The group, which is based in Pfäffikon in canton Schwyz, said CEO Uwe Krüger, who joined in 2007, was leaving the company. He will be replaced for the time being by board member Hans Ziegler.

In a statement released on Tuesday, Oerlikon described its first-half results as “unsatisfactory” and said its top priorities were to strengthen its balance sheet and speed up restructuring. It expects cost savings of SFr400 million.

Oerlikon’s results are the second bit of bad news in as many days for Russian oligarch Viktor Vekselberg. Vekselberg, who has a controlling stake in Oerlikon, is a major shareholder in Winterthur-based Sulzer, which on Monday also issued a downbeat outlook.

Textile division lows

Oerlikon said sales in its textile division were down 55 per cent in the first half of the year at a “historically low level” of SFr430 million, while orders for the business declined 47 per cent to SFr476 million.

It noted that the textile business had reduced staff by about 700 worldwide and introduced shortened working hours for about 2,000 employees.

Oerlikon said that restructuring plans over the entire group had involved more than 700 cost reduction measures.

These included “consolidating sites, discontinuing product lines, renegotiating supplier contracts, closing plants temporarily, extending holidays, reducing working hours and implementing hiring and pay freezes”.

“The announced management change ensures the alignment of the company’s strategy with the interests of all stakeholders,” chairman Vladimir Kuznetsov, a representative of Vekselberg, said in the statement.

Urgent needs

“The company urgently needs to secure coordination of strategic portfolio decisions with operational measures,” Kuznetsov said.

Although Oerlikon said it goal was to return to profitability in 2010, its outlook gave little away.

“Forward visibility continues to be poor. Specific sales and profit predictions thus do not appear meaningful.”

“Oerlikon will revert to specific forecasts once the markets have regained a sufficient level of reliability.”

Analysts at the Wegelin bank in St Gallen described the outlook in a note as “stormy”.

“The Oerlikon share is still one for investors with nerves of steel and who love risk,” it said.

Reto Amstalden of brokerage Helvea commented that it would become challenging for the company to avoid a capital increase in the long run.

swissinfo.ch and agencies

Oerlikon issued several profit warnings last year and posted a loss for 2008 of SFr422 million.

2009 first-half result: Loss of SFr99 million (compared with SFr313 million for the same period in 2008). Sales were down 40% to SFr1.4 billion.

Total restructuring costs for 2009 are expected to be around SFr130 million with SFr26 million incurred in the first half.

Total head count at the end of June: 16,492 (18,592)

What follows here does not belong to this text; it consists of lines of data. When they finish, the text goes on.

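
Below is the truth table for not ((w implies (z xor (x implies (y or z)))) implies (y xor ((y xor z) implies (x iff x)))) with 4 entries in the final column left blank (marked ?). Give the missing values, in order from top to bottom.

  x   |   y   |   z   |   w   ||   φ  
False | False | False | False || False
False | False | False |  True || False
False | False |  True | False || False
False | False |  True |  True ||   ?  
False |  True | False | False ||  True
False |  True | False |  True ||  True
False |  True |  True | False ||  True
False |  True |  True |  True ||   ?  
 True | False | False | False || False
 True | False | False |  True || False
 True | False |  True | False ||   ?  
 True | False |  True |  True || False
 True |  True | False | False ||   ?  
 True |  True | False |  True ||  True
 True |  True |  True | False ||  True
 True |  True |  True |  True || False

False, False, False, True

Row 4: (w implies (z xor (x implies (y or z)))) = False, (y xor ((y xor z) implies (x iff x))) = True, ((w implies (z xor (x implies (y or z)))) implies (y xor ((y xor z) implies (x iff x)))) = True, so the formula = False.
Row 8: (w implies (z xor (x implies (y or z)))) = False, (y xor ((y xor z) implies (x iff x))) = False, ((w implies (z xor (x implies (y or z)))) implies (y xor ((y xor z) implies (x iff x)))) = True, so the formula = False.
Row 11: (w implies (z xor (x implies (y or z)))) = True, (y xor ((y xor z) implies (x iff x))) = True, ((w implies (z xor (x implies (y or z)))) implies (y xor ((y xor z) implies (x iff x)))) = True, so the formula = False.
Row 13: (w implies (z xor (x implies (y or z)))) = True, (y xor ((y xor z) implies (x iff x))) = False, ((w implies (z xor (x implies (y or z)))) implies (y xor ((y xor z) implies (x iff x)))) = False, so the formula = True.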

Russian billionaire Viktor Vekselberg has made waves and generated headlines (many negative) ever since he started investing in Swiss industrial companies.

Before the financial crisis, Vekselberg was reported to be Russia’s fifth wealthiest individual with a personal fortune of SFr8.1 billion ($7 billion).

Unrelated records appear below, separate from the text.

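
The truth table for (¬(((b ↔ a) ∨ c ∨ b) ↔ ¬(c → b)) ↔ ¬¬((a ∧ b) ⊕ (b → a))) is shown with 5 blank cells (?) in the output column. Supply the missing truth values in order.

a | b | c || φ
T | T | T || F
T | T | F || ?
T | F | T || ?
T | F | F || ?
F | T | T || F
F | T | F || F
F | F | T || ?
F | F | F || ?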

His holding company, Renova, has long been associated with Zug-based commodity trader Glencore and Vekselberg has set up residence in Zurich.

Vekselberg turned his attention to Swiss manufacturing companies in 2006, secretly building up stakes in household name firms. Renova briefly teamed up with Austrian investment group Victory to create a joint enterprise named Everest, but it was soon dissolved in acrimony.

Sulzer has been at the centre of speculation that it could merge with Oerlikon to form one of Switzerland’s biggest industrial conglomerates.

Renova currently holds 44.67% of the shares in Oerlikon and is represented by three out of five board members.